The disaster of the Cultural Revolution wasn’t due to any peasant id. Mao was politically schizophrenic. His soul may have been full of overflowing peasant yearning, but he didn’t know how to actualize that yearning in a manner consistent with the undoing of ancient peasant exploitation by the civilized elite. His governing model for an entity called “China”—model or models—were all civilized. And those were all built around the congenital diseases of Class and War.

So how does a revolutionary leader—who won, right? who was successful, yes?—turn that precarious victory into a stable and wholesome state or culture or social organization? What’s a noncivilized state (perhaps Gandhi’s “village-mindedness”) look like? How does the predator system look, how would it function, once cured of its diseases? How would a governing system work without Class and War as its moral engines?

Since virtually all of us have been enfolded into the successful institutions of the civilized superego, we not only have a hard time thinking of a world that’s been radically desuperegoized, but it’s even harder for us to get into the psychic space where such thinking is worth our precious moral time. We’re really quite busy with more practical things. We won’t waste time on such childish thoughts.

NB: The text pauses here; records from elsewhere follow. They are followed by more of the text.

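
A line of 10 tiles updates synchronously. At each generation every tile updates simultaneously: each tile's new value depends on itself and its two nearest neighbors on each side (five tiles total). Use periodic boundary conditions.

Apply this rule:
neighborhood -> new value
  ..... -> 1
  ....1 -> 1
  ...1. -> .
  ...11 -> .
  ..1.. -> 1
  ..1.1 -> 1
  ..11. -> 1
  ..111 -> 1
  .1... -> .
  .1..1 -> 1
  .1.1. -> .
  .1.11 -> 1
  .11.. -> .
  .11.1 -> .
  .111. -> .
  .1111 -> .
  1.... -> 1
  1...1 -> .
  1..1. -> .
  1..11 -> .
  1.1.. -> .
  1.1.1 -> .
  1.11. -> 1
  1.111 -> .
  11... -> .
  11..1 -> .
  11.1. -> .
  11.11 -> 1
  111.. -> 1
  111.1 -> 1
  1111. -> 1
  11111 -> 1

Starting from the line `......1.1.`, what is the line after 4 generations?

11111.1...
1.111.....
11..1.111.
1...11..11

1...11..11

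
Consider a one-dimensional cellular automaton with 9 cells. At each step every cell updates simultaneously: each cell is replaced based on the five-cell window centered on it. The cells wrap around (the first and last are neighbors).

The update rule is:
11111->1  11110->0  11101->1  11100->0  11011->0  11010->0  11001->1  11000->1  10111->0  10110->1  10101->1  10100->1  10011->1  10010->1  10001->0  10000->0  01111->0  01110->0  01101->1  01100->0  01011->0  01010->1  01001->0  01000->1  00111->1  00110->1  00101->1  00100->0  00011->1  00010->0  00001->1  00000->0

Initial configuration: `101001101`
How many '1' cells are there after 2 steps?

4

101011101
101000101
count of 1: 4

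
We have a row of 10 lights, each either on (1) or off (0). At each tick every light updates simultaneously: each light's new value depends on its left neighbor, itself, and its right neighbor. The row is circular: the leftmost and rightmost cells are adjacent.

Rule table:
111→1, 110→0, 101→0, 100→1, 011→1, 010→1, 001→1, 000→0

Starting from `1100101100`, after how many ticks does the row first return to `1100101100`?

1011101011
0011001011
1110111010
1100110010
1011101110
1011001100
1010111011
0010110011
1110101110
1100101100

10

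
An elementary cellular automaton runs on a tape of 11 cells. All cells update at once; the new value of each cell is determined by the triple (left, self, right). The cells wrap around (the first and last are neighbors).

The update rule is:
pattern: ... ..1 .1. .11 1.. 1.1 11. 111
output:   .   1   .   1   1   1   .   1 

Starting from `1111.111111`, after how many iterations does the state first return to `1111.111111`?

11

111.1111111
11.11111111
1.111111111
.1111111111
1111111111.
111111111.1
11111111.11
1111111.111
111111.1111
11111.11111
1111.111111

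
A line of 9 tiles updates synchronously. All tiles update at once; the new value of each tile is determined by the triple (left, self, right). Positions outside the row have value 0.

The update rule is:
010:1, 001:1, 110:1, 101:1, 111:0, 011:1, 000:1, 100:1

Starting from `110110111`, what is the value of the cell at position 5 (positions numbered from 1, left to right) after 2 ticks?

111111101
100000111
position 5 holds 0

0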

Our dilemma—and it’s now a global moral dilemma in multiple ways—does have a name for its most wholesome resolution, a resolution that requires some sort of mass spiritual realization. Its ethical values, in Buddhist lingo, are compassion and reverence or, in Christian terminology, servanthood and stewardship. The long-drawn-out secular name is libertarian ecological democratic socialism—civilization with its two congenital diseases hopefully cured of Class and War, or at least reduced to a state of deep, deep remission. And that may be the only possible course of treatment for what is, otherwise, a probable terminal prognosis. But before we start down the path of political healing, we have to disinfect our reflexively infectious language.

Paul Gilk lives in the woods of northern Wisconsin. His home is a reconstructed nineteenth-century log cabin, without electricity or running water. He is the author of several books including Green Politics is Eutopian, Nature’s Unruly Mob: Farming and the Crisis in Rural Culture, and Picking Fights with the Gods: A Spiritual Psychoanalysis of Civilization’s Superego.